E, ovvio, per la questione migranti. A quanto se ne sa, Salvini non ha ucciso mai nessun migrante del popolo del gommoni. Mentre il suo predecessore, Marco Minniti, aprì i campi profughi in Libia, dove, come ci disse in magnifici reportage Domenico Quirico su “La Stampa”, avvenivano cose bestiali, disumane (violenze, stupri, ecc.). Ma dirlo è politically scorrect e il predicatore Saviano finge di non saperlo e i corsivisti militanti non glielo ricordano.
I media fanno la loro parte da leoni nell’enfatizzare tutto ciò: questo governo è stato dato per finito dozzine di volte, tanto che Salvini tocca fero (e altri amuleti), ma forse farà i 5 anni della normale legislatura.
Siamo immersi nel brodo primordiale di una subcultura figlia del Novecento peggiore, le pregiudizio duro a morire. A volte i morti ritornano per afferrare i vivi per tirarli giù in fondo all’abisso della Storia e della memoria.
Indugiare nel passato facendo dell’invettiva e della calunnia strumenti di lotta politica, aver paura del nuovo perché incapaci di confrontarsi e agitare spettri inesistenti, è il segno inequivocabile di un infantilismo patologico e di una povertà programmatica spaventosa.
Tutti questi fattori (senza scordare i magistrati pronti a tirare molotov in piazza: fosse venuta da destra, avrebbe menato scandalo, invece è stata accolta da una standing-ovation) hanno posto le premesse per una vittoria storica della Lega alle europee del 26 maggio; non solo, ma per la nascita di un partito unico sovranista su base continentale, un pò come hanno fatto, con sfumature diverse, Trump, Putin, Xi-Jinping, Erdogan, ecc.
E’ bene ricordarlo agli immemori: questo governo si regge anche sul fallimento delle politiche sociali della sinistra delle brioches, che da Prodi (che sbagliò il cambio lira-euro) all’altro ieri, ha abbandonato milioni di persone a se stesse, alla povertà, alla precarietà, all’insicurezza, a morte prematura. Importante era dare i soldi alle banche.
E’ stato votato (4 marzo 2018) da 1 italiano su 2 ed è quindi pienamente legittimo. Sta facendo una rivoluzione (chi vuole può metterci le virgolette) politica e culturale di dimensione epocale, nella discontinuità col passato.
Può non piacere ai deboli di stomaco, a chi vive di rendita ideologica, può avere aspetti contraddittori e persino destabilizzanti non condivisibili. Ma non può fermarsi, altrimenti il vecchio torna e spazza via il nuovo. Funziona così nella Storia, da Pericle ai tempi nostri.

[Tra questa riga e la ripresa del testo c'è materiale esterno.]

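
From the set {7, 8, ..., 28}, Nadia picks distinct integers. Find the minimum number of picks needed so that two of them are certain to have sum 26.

Group the elements by complementary pair {x, 26−x}: {7,19}, {8,18}, {9,17}, …, giving 6 two-element pairs, the single value 13 (it cannot pair with itself since the integers are distinct), and 9 integers whose partner 26−x falls outside [7,28].
By the pigeonhole principle, treating each of those 16 groups as a pigeonhole, one can pick one integer per group — 16 integers — with no two summing to 26.
The 17th integer lands in an occupied pair, forcing a sum of 26.

17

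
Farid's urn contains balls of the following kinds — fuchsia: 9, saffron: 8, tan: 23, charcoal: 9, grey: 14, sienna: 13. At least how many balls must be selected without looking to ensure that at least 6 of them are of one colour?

An adversary could hand out at most 5 balls per colour: 5 + 5 + 5 + 5 + 5 + 5 = 30 balls and still no colour has 6.
Pigeonhole: one more ball lands in a colour already at 5, so 31 draws are enough and 30 are not.

31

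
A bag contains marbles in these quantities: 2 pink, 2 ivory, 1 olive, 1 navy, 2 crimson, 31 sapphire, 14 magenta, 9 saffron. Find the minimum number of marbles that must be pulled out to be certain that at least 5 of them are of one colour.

21

An adversary could hand out at most 4 marbles per colour (5 colours run out sooner): 2 + 2 + 1 + 1 + 2 + 4 + 4 + 4 = 20 marbles and still no colour has 5.
Pigeonhole: one more marble lands in a colour already at 4, so 21 draws are enough and 20 are not.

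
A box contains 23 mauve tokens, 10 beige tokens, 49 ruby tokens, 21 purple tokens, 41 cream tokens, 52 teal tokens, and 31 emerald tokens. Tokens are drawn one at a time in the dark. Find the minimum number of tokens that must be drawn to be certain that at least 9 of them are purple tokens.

In the worst case for collecting purple tokens, every non-purple token comes out first.
There are 23 + 10 + 49 + 41 + 52 + 31 = 206 non-purple tokens altogether.
After those, each further token must be purple, so 206 + 9 = 215 draws guarantee 9 purple tokens.

215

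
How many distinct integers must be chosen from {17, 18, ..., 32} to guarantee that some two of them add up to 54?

12

Two chosen integers sum to 54 exactly when both halves of some pair {x, 54−x} with 22 ≤ x ≤ 54−x ≤ 32 are chosen — 5 such pairs.
The remaining 6 elements (those with no distinct partner in range) can never complete a 54-sum, so the worst case takes all of them and one from each pair: 6 + 5 = 11.
By the pigeonhole principle, the 12th integer has to be the second member of some pair, so 11 + 1 = 12.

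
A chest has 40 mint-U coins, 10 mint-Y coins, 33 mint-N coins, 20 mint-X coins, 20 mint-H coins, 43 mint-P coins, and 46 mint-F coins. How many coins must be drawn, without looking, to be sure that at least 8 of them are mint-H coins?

200

In the worst case for collecting mint-H coins, every non-mint-H coin comes out first.
There are 40 + 10 + 33 + 20 + 43 + 46 = 192 non-mint-H coins altogether.
After those, each further coin must be mint-H, so 192 + 8 = 200 draws guarantee 8 mint-H coins.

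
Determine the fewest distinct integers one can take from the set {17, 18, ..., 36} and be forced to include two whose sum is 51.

Two chosen integers sum to 51 exactly when both halves of some pair {x, 51−x} with 17 ≤ x ≤ 51−x ≤ 34 are chosen — 9 such pairs.
The remaining 2 elements (those with no distinct partner in range) can never complete a 51-sum, so the worst case takes all of them and one from each pair: 2 + 9 = 11.
Pigeonhole: the 12th integer has to be the second member of some pair, so 11 + 1 = 12.

12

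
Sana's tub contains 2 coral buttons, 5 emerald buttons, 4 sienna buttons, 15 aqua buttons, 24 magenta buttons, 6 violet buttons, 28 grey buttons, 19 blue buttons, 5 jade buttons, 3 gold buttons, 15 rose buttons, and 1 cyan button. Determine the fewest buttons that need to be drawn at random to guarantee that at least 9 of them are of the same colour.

67

By pigeonhole, put each drawn button into a box by colour. The largest draw with every box below 9 takes min(count, 8) from each colour; colours with fewer than 8 contribute all they have.
Σ min(cᵢ, 8) = 2 + 5 + 4 + 8 + 8 + 6 + 8 + 8 + 5 + 3 + 8 + 1 = 66.
Draw number 66 + 1 = 67 must push one box to 9.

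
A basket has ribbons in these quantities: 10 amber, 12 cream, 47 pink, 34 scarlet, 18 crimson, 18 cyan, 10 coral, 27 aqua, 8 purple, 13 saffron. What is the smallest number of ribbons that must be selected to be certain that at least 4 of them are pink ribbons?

In the worst case for collecting pink ribbons, every non-pink ribbon comes out first.
There are 10 + 12 + 34 + 18 + 18 + 10 + 27 + 8 + 13 = 150 non-pink ribbons altogether.
After those, each further ribbon must be pink, so 150 + 4 = 154 draws guarantee 4 pink ribbons.

154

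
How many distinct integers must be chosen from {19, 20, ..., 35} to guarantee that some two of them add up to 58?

12

Two chosen integers sum to 58 exactly when both halves of some pair {x, 58−x} with 23 ≤ x ≤ 58−x ≤ 35 are chosen — 6 such pairs.
The remaining 5 elements (those with no distinct partner in range) can never complete a 58-sum, so the worst case takes all of them and one from each pair: 5 + 6 = 11.
The 12th integer has to be the second member of some pair, so 11 + 1 = 12.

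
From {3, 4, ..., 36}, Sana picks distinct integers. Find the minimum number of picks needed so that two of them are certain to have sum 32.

Group the elements by complementary pair {x, 32−x}: {3,29}, {4,28}, {5,27}, …, giving 13 two-element pairs, the single value 16 (it cannot pair with itself since the integers are distinct), and 7 integers whose partner 32−x falls outside [3,36].
Treating each of those 21 groups as a pigeonhole, one can pick one integer per group — 21 integers — with no two summing to 32.
The 22nd integer lands in an occupied pair, forcing a sum of 32.

22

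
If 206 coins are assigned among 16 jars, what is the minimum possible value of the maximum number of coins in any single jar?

13

By the pigeonhole principle, the 16 jars are the holes and the 206 coins are the pigeons.
If every jar held at most 12 coins, the total would be at most 16 × 12 = 192, which is less than 206.
So some jar holds at least ⌈206/16⌉ = 13 coins.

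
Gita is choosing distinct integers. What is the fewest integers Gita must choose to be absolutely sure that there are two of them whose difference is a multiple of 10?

11

Integers whose pairwise differences are multiples of 10 are exactly those sharing a remainder mod 10. Pigeonhole: the 10 residue classes mod 10 are the pigeonholes.
With 10 integers one could put 1 in each residue class and have no class reach 2.
The 11th integer pushes some class to 2, so 10·1 + 1 = 11.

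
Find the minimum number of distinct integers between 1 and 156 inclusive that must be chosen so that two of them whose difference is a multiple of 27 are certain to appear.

28

Integers whose pairwise differences are multiples of 27 are exactly those sharing a remainder mod 27. By pigeonhole, the 27 residue classes mod 27 are the pigeonholes.
With 27 integers one could put 1 in each residue class and have no class reach 2.
The 28th integer pushes some class to 2, so 27·1 + 1 = 28.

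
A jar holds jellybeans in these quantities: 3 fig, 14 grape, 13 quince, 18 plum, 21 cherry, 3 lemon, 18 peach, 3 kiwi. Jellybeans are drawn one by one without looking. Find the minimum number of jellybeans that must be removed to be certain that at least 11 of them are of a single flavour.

Put each drawn jellybean into a box by flavour. The largest draw with every box below 11 takes min(count, 10) from each flavour; flavours with fewer than 10 contribute all they have.
Σ min(cᵢ, 10) = 3 + 10 + 10 + 10 + 10 + 3 + 10 + 3 = 59.
Draw number 59 + 1 = 60 must push one box to 11.

60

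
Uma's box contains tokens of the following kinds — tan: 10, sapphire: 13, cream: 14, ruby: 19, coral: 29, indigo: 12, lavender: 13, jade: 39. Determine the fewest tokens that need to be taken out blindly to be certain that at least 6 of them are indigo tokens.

In the worst case for collecting indigo tokens, every non-indigo token comes out first.
There are 10 + 13 + 14 + 19 + 29 + 13 + 39 = 137 non-indigo tokens altogether.
After those, each further token must be indigo, so 137 + 6 = 143 draws guarantee 6 indigo tokens.

143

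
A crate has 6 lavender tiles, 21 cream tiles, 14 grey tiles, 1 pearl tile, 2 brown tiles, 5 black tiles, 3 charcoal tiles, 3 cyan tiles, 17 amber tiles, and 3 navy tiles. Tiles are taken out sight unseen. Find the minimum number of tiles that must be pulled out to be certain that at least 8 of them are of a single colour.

An adversary could hand out at most 7 tiles per colour (7 colours run out sooner): 6 + 7 + 7 + 1 + 2 + 5 + 3 + 3 + 7 + 3 = 44 tiles and still no colour has 8.
One more tile lands in a colour already at 7, so 45 draws are enough and 44 are not.

45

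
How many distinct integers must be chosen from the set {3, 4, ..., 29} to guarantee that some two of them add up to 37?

17

Two chosen integers sum to 37 exactly when both halves of some pair {x, 37−x} with 8 ≤ x ≤ 37−x ≤ 29 are chosen — 11 such pairs.
The remaining 5 elements (those with no distinct partner in range) can never complete a 37-sum, so the worst case takes all of them and one from each pair: 5 + 11 = 16.
By pigeonhole, the 17th integer has to be the second member of some pair, so 16 + 1 = 17.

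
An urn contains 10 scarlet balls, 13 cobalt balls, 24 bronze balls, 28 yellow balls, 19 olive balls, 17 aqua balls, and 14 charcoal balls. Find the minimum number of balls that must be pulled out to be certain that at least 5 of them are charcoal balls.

116

In the worst case for collecting charcoal balls, every non-charcoal ball comes out first.
There are 10 + 13 + 24 + 28 + 19 + 17 = 111 non-charcoal balls altogether.
After those, each further ball must be charcoal, so 111 + 5 = 116 draws guarantee 5 charcoal balls.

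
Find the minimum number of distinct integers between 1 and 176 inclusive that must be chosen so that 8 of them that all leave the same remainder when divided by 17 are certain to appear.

120

The 17 residue classes mod 17 are the pigeonholes.
With 119 integers one could put 7 in each residue class and have no class reach 8.
The 120th integer pushes some class to 8, so 17·7 + 1 = 120.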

E il neofascismo? E’ un gioco di società e di salotto chic tipo torneo di burraco, agitato da furbastri insaziabili ricacciati ai margini del tempo. A Predappio gli innamorati del duce sono sempre andati a dir messa, ma nessuno aveva mai menato scandalo (o le mani).

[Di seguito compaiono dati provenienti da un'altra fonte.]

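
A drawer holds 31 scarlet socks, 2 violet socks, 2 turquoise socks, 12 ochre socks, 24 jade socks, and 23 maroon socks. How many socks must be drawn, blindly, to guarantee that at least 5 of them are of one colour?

By pigeonhole, put each drawn sock into a box by colour. The largest draw with every box below 5 takes min(count, 4) from each colour; colours with fewer than 4 contribute all they have.
Σ min(cᵢ, 4) = 4 + 2 + 2 + 4 + 4 + 4 = 20.
Draw number 20 + 1 = 21 must push one box to 5.

21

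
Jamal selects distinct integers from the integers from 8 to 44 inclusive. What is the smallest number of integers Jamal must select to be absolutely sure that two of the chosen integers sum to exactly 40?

26

A set avoiding the sum 40 can contain at most one of each pair {x, 40−x}, plus the 13 elements whose complement lies outside the range or equal to its own complement.
The integers 20, …, 44 (25 of them) are such a set: any two sum to at least 20+21 = 41 > 40.
By pigeonhole, any 26th integer completes one of the 12 pairs, so 26 choices force a sum of 40.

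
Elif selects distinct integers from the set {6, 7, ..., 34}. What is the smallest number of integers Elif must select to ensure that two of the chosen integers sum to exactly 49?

A set avoiding the sum 49 can contain at most one of each pair {x, 49−x}, plus the 9 elements whose complement lies outside the range.
The integers 6, …, 24 (19 of them) are such a set: any two sum to at least 6+7 = 13 and at most 23+24 = 47 < 49.
By pigeonhole, any 20th integer completes one of the 10 pairs, so 20 choices force a sum of 49.

20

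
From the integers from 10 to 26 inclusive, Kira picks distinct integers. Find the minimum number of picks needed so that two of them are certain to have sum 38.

11

Group the elements by complementary pair {x, 38−x}: {12,26}, {13,25}, {14,24}, …, giving 7 two-element pairs; the single value 19 (it cannot pair with itself since the integers are distinct); and 2 integers whose partner 38−x falls outside [10,26].
Treating each of those 10 groups as a pigeonhole, one can pick one integer per group — 10 integers — with no two summing to 38.
The 11th integer lands in an occupied pair, forcing a sum of 38.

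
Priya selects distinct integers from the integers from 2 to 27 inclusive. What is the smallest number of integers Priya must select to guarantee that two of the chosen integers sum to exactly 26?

Two chosen integers sum to 26 exactly when both halves of some pair {x, 26−x} with 2 ≤ x ≤ 26−x ≤ 24 are chosen — 11 such pairs.
The remaining 4 elements (those with no distinct partner in range) can never complete a 26-sum, so the worst case takes all of them and one from each pair: 4 + 11 = 15.
Pigeonhole: the 16th integer has to be the second member of some pair, so 15 + 1 = 16.

16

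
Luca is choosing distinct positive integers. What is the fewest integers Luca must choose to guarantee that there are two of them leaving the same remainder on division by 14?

15

The 14 residue classes mod 14 are the pigeonholes.
With 14 integers one could put 1 in each residue class and have no class reach 2.
The 15th integer pushes some class to 2, so 14·1 + 1 = 15.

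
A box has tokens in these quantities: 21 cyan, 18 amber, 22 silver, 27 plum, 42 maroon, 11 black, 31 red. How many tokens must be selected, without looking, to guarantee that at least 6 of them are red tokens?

In the worst case for collecting red tokens, every non-red token comes out first.
There are 21 + 18 + 22 + 27 + 42 + 11 = 141 non-red tokens altogether.
After those, each further token must be red, so 141 + 6 = 147 draws guarantee 6 red tokens.

147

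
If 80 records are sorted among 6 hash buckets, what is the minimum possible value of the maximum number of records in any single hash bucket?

The 6 hash buckets are the holes and the 80 records are the pigeons.
If every hash bucket held at most 13 records, the total would be at most 6 × 13 = 78, which is less than 80.
So some hash bucket holds at least ⌈80/6⌉ = 14 records.

14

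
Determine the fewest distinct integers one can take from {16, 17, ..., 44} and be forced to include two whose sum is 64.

18

Two chosen integers sum to 64 exactly when both halves of some pair {x, 64−x} with 20 ≤ x ≤ 64−x ≤ 44 are chosen — 12 such pairs.
The remaining 5 elements (those with no distinct partner in range) can never complete a 64-sum, so the worst case takes all of them and one from each pair: 5 + 12 = 17.
By pigeonhole, the 18th integer has to be the second member of some pair, so 17 + 1 = 18.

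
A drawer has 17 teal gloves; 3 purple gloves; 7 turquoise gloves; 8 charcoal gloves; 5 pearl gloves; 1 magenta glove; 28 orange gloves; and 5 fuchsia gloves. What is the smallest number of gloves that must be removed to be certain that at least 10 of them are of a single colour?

48

An adversary could hand out at most 9 gloves per colour (6 colours run out sooner): 9 + 3 + 7 + 8 + 5 + 1 + 9 + 5 = 47 gloves and still no colour has 10.
By pigeonhole, one more glove lands in a colour already at 9, so 48 draws are enough and 47 are not.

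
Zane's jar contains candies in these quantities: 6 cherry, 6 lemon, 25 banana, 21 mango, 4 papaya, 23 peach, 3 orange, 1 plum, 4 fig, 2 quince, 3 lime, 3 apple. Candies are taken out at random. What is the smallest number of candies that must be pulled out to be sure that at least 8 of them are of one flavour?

Pigeonhole: the 12 flavours are the holes; the candies drawn are the pigeons.
To avoid 8 of any one flavour, the worst case takes at most 7 of each flavour, or every candy of a flavour that has fewer than 7.
That gives 6 + 6 + 7 + 7 + 4 + 7 + 3 + 1 + 4 + 2 + 3 + 3 = 53 candies with no flavour reaching 8.
The next candy forces some flavour to 8, so 53 + 1 = 54.

54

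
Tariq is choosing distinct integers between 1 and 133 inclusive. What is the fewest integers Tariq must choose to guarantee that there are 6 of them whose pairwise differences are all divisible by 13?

Integers whose pairwise differences are multiples of 13 are exactly those sharing a remainder mod 13. The 13 residue classes mod 13 are the pigeonholes.
With 65 integers one could put 5 in each residue class and have no class reach 6.
The 66th integer pushes some class to 6, so 13·5 + 1 = 66.

66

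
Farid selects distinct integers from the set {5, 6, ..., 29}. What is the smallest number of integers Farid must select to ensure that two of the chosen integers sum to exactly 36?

15

A set avoiding the sum 36 can contain at most one of each pair {x, 36−x}, plus the 3 elements whose complement lies outside the range or equal to its own complement.
The integers 5, …, 18 (14 of them) are such a set: any two sum to at least 5+6 = 11 and at most 17+18 = 35 < 36.
By the pigeonhole principle, any 15th integer completes one of the 11 pairs, so 15 choices force a sum of 36.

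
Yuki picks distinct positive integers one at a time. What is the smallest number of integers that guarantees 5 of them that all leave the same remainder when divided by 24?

By pigeonhole, the 24 residue classes mod 24 are the pigeonholes.
With 96 integers one could put 4 in each residue class and have no class reach 5.
The 97th integer pushes some class to 5, so 24·4 + 1 = 97.

97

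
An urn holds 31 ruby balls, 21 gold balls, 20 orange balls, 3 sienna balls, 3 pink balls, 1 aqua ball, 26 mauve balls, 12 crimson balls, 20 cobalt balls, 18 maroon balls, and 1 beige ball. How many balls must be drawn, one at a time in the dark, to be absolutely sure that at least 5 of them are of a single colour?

37

An adversary could hand out at most 4 balls per colour (4 colours run out sooner): 4 + 4 + 4 + 3 + 3 + 1 + 4 + 4 + 4 + 4 + 1 = 36 balls and still no colour has 5.
Pigeonhole: one more ball lands in a colour already at 4, so 37 draws are enough and 36 are not.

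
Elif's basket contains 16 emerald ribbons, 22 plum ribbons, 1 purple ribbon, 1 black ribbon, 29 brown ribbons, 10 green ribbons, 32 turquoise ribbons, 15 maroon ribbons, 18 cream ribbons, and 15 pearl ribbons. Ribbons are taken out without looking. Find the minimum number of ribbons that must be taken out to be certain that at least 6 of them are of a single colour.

43

The 10 colours are the holes; the ribbons drawn are the pigeons.
To avoid 6 of any one colour, the worst case takes at most 5 of each colour, or every ribbon of a colour that has fewer than 5.
That gives 5 + 5 + 1 + 1 + 5 + 5 + 5 + 5 + 5 + 5 = 42 ribbons with no colour reaching 6.
The next ribbon forces some colour to 6, so 42 + 1 = 43.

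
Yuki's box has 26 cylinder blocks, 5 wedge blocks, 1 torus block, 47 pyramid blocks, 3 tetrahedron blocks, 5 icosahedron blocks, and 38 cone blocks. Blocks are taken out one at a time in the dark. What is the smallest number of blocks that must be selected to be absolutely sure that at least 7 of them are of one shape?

An adversary could hand out at most 6 blocks per shape (4 shapes run out sooner): 6 + 5 + 1 + 6 + 3 + 5 + 6 = 32 blocks and still no shape has 7.
One more block lands in a shape already at 6, so 33 draws are enough and 32 are not.

33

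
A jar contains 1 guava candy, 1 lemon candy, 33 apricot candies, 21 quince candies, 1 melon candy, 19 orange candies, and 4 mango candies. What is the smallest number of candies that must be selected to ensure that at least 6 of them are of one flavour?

23

An adversary could hand out at most 5 candies per flavour (4 flavours run out sooner): 1 + 1 + 5 + 5 + 1 + 5 + 4 = 22 candies and still no flavour has 6.
By the pigeonhole principle, one more candy lands in a flavour already at 5, so 23 draws are enough and 22 are not.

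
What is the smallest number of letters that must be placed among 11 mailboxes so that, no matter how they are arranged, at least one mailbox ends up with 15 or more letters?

With 154 letters one could put exactly 14 in each of the 11 mailboxes, and no mailbox would reach 15.
By pigeonhole, one more letter must land in a mailbox that already has 14, giving it 15.
So 11 × 14 + 1 = 155 letters are required.

155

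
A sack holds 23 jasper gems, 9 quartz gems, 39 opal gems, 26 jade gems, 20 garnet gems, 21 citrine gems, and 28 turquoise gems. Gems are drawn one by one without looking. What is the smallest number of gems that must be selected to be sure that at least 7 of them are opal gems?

In the worst case for collecting opal gems, every non-opal gem comes out first.
There are 23 + 9 + 26 + 20 + 21 + 28 = 127 non-opal gems altogether.
After those, each further gem must be opal, so 127 + 7 = 134 draws guarantee 7 opal gems.

134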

Gli antifascisti di oggi, a ben vederli, sono come i professionisti dell’antimafia di Sciascia di ieri: hanno trovato una miniera d’oro e la sfruttano sino all’ultima oncia, senza pudore: è la casta, bellezza! E’ come in quella favola alternativa: quando udirono urlare “Al lupo! Al lupo!”, si girarono: era proprio il lupo.

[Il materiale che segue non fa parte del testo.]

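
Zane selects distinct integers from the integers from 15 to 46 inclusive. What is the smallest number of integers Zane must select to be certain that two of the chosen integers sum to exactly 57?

19

A set avoiding the sum 57 can contain at most one of each pair {x, 57−x}, plus the 4 elements whose complement lies outside the range.
The integers 29, …, 46 (18 of them) are such a set: any two sum to at least 29+30 = 59 > 57.
By pigeonhole, any 19th integer completes one of the 14 pairs, so 19 choices force a sum of 57.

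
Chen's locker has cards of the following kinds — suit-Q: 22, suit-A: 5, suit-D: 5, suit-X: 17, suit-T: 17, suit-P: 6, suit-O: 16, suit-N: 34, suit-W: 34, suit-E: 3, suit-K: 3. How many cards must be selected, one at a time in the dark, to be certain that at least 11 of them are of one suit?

The 11 suits are the holes; the cards drawn are the pigeons.
To avoid 11 of any one suit, the worst case takes at most 10 of each suit, or every card of a suit that has fewer than 10.
That gives 10 + 5 + 5 + 10 + 10 + 6 + 10 + 10 + 10 + 3 + 3 = 82 cards with no suit reaching 11.
The next card forces some suit to 11, so 82 + 1 = 83.

83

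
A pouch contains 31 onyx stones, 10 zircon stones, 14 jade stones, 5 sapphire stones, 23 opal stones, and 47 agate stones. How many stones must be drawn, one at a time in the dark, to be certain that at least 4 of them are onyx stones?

103

In the worst case for collecting onyx stones, every non-onyx stone comes out first.
There are 10 + 14 + 5 + 23 + 47 = 99 non-onyx stones altogether.
After those, each further stone must be onyx, so 99 + 4 = 103 draws guarantee 4 onyx stones.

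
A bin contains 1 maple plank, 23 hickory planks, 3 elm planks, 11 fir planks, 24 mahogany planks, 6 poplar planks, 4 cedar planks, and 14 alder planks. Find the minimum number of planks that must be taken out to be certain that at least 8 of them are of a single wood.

Put each drawn plank into a box by wood. The largest draw with every box below 8 takes min(count, 7) from each wood; woods with fewer than 7 contribute all they have.
Σ min(cᵢ, 7) = 1 + 7 + 3 + 7 + 7 + 6 + 4 + 7 = 42.
Draw number 42 + 1 = 43 must push one box to 8.

43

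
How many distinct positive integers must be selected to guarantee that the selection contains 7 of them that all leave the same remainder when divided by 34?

205

The 34 residue classes mod 34 are the pigeonholes.
With 204 integers one could put 6 in each residue class and have no class reach 7.
The 205th integer pushes some class to 7, so 34·6 + 1 = 205.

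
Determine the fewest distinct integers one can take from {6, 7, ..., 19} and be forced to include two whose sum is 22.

10

A set avoiding the sum 22 can contain at most one of each pair {x, 22−x}, plus the 4 elements whose complement lies outside the range or equal to its own complement.
The integers 11, …, 19 (9 of them) are such a set: any two sum to at least 11+12 = 23 > 22.
Pigeonhole: any 10th integer completes one of the 5 pairs, so 10 choices force a sum of 22.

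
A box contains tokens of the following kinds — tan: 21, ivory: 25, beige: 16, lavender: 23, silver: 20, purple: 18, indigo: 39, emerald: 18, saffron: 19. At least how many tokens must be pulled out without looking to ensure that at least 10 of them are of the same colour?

82

Put each drawn token into a box by colour. The largest draw with every box below 10 takes min(count, 9) from each colour.
Σ min(cᵢ, 9) = 9 + 9 + 9 + 9 + 9 + 9 + 9 + 9 + 9 = 81.
Draw number 81 + 1 = 82 must push one box to 10.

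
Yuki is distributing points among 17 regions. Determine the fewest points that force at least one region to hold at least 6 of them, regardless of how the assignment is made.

With 85 points one could put exactly 5 in each of the 17 regions, and no region would reach 6.
By pigeonhole, one more point must land in a region that already has 5, giving it 6.
So 17 × 5 + 1 = 86 points are required.

86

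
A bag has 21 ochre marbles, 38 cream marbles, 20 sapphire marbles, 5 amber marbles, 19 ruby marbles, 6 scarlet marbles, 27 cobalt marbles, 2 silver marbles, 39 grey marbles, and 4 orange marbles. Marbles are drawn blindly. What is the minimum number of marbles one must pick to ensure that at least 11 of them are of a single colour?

78

An adversary could hand out at most 10 marbles per colour (4 colours run out sooner): 10 + 10 + 10 + 5 + 10 + 6 + 10 + 2 + 10 + 4 = 77 marbles and still no colour has 11.
One more marble lands in a colour already at 10, so 78 draws are enough and 77 are not.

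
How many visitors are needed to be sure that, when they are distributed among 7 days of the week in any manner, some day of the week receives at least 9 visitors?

57

With 56 visitors one could put exactly 8 in each of the 7 days of the week, and no day of the week would reach 9.
One more visitor must land in a day of the week that already has 8, giving it 9.
So 7 × 8 + 1 = 57 visitors are required.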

A volte le parole mutano di semantica sotto i nostri occhi distratti, colmi di pregiudizio: se in nome dell’antifascismo si scaccia un editore che ha pubblicato la vita di Salvini dalla Fiera del Libro di Torino dopo avergli venduto uno stand (se un libro non piace non lo si compra e basta), se si fanno liste di proscrizione di giornalisti sgraditi (non potendoli mandare al gulag), curioso, ma è l’antifascismo che si trasfigura in fascismo. Ehia, ehia, alalà. Quella che si dice eterogenesi dei fini.